No release date has been announced. The Rock Paper Shotgun article states that a demo exists but remains behind closed doors as of January 2025. An early‑access or full launch is likely in 2026 or later.
Is It Is Alive a sequel to Mouthwashing?
No. The game is a new IP from the same developer, Wrong Organ. It shares thematic and mechanical DNA with Mouthwashing but is set in a completely different universe—World War II—with no narrative connection to the space‑freighter horror.
Will the tank AI be randomised or scripted?
The article suggests a hybrid system: some tank behaviours are scripted (e.g., narrative events), while mechanical failures and environmental cues are procedurally seeded to ensure no two playthroughs feel identical.

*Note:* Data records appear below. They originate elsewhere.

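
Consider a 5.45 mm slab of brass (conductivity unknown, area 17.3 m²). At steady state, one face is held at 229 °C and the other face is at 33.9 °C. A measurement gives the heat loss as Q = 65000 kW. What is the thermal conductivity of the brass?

k = 105 W/m·K

ΣR = ΔT/Q = |229 − 33.9|/6.50×10^7 = 3.002×10^-6 K/W
L/(kA) = 3.002×10^-6 ⇒ k = 0.00545/(3.002×10^-6·17.3) = 105 W/m·K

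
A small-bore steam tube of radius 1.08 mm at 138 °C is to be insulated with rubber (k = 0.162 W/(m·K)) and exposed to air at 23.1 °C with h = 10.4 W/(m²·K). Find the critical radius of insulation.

For a cylinder, r_cr = k_ins/h = 0.162/10.4 = 0.0156 m = 1.56 cm

r_cr = 1.56 cm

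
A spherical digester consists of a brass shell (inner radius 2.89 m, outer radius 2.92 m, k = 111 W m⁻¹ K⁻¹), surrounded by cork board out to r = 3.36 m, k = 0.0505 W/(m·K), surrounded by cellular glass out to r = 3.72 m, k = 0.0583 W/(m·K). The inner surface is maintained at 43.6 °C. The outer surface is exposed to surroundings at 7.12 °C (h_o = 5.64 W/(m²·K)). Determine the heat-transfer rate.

Q = 329 W

Resistance network (inner→outer):
  R_brass = (1/2.89 − 1/2.92)/(4πk) = 0.003555/(4π·111) = 2.549×10^-6 K/W
  R_cork board = (1/2.92 − 1/3.36)/(4πk) = 0.04485/(4π·0.0505) = 0.07067 K/W
  R_cellular glass = (1/3.36 − 1/3.72)/(4πk) = 0.02880/(4π·0.0583) = 0.03931 K/W
  R_conv,out = 1/(4πr²h) = 1/(4π·3.72²·5.64) = 0.001020 K/W
ΣR = 2.549×10^-6 + 0.07067 + 0.03931 + 0.001020 = 0.1110 K/W
Q = ΔT/ΣR = (43.6 °C − 7.12 °C)/0.1110 = 329 W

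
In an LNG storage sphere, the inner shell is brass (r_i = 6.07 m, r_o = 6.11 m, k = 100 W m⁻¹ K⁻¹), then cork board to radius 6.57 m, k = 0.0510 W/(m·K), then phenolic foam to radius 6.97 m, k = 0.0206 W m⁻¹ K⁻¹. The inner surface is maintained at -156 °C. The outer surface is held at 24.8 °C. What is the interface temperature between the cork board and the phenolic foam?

Treat each layer as a resistance in series:
  R_brass = (1/6.07 − 1/6.11)/(4πk) = 0.001079/(4π·100) = 8.583×10^-7 K/W
  R_cork board = (1/6.11 − 1/6.57)/(4πk) = 0.01146/(4π·0.0510) = 0.01788 K/W
  R_phenolic foam = (1/6.57 − 1/6.97)/(4πk) = 0.008735/(4π·0.0206) = 0.03374 K/W
ΣR = 8.583×10^-7 + 0.01788 + 0.03374 = 0.05162 K/W
Q = ΔT/ΣR = (-156 °C − 24.8 °C)/0.05162 = -3503 W
From the inner boundary to the cork board/phenolic foam interface, ΣR_partial = 0.01788 K/W.
T_interface = T_in − Q·ΣR_partial = -156 °C − (-3503)(0.01788) = -93.4 °C

T = -93.4 °C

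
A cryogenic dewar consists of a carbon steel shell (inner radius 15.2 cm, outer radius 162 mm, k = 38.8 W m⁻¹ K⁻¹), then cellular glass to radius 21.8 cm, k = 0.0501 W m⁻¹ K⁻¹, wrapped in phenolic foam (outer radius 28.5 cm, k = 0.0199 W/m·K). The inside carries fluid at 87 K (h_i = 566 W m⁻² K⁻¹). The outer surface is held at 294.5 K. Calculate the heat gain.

Resistance network (inner→outer):
  R_conv,in = 1/(4πr²h) = 1/(4π·0.152²·566) = 0.006085 K/W
  R_carbon steel = (1/0.152 − 1/0.162)/(4πk) = 0.4061/(4π·38.8) = 8.329×10^-4 K/W
  R_cellular glass = (1/0.162 − 1/0.218)/(4πk) = 1.586/(4π·0.0501) = 2.519 K/W
  R_phenolic foam = (1/0.218 − 1/0.285)/(4πk) = 1.078/(4π·0.0199) = 4.312 K/W
ΣR = 0.006085 + 8.329×10^-4 + 2.519 + 4.312 = 6.838 K/W
Q = ΔT/ΣR = (87 K − 294.5 K)/6.838 = -30.3 W
(Negative Q ⇒ heat flows inward; heat gain = 30.3 W.)

Q = 30.3 W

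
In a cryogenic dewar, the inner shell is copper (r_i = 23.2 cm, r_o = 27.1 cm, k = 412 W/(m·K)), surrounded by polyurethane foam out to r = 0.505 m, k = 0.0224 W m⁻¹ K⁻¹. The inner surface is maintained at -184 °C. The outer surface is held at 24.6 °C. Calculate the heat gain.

Series thermal resistances, inner to outer:
  R_copper = (1/0.232 − 1/0.271)/(4πk) = 0.6203/(4π·412) = 1.198×10^-4 K/W
  R_polyurethane foam = (1/0.271 − 1/0.505)/(4πk) = 1.710/(4π·0.0224) = 6.074 K/W
ΣR = 1.198×10^-4 + 6.074 = 6.074 K/W
Q = ΔT/ΣR = (-184 °C − 24.6 °C)/6.074 = -34.3 W
(Negative Q ⇒ heat flows inward; heat gain = 34.3 W.)

Q = 34.3 W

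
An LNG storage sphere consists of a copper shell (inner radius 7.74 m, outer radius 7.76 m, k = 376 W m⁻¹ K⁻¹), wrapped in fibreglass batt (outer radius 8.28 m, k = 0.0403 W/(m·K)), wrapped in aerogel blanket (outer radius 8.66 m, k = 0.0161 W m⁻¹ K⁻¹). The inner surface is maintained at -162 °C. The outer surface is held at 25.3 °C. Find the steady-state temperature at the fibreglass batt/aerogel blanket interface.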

The developer has not detailed the exact algorithm.
Sources and Methodology
This article is based exclusively on the Rock Paper Shotgun preview titled “It Is Alive — the makers of 2024 horror GOTY Mouthwashing are back with perhaps the most dreadful World War tank sim you’ll ever play” published in January 2025. No other external sources were used. Information about the developer Wrong Organ and Mouthwashing’s award status comes from the same article. All quotes are attributed directly to Rock Paper Shotgun. No currency conversions or unit translations were required. This article was last updated on 20 January 2025.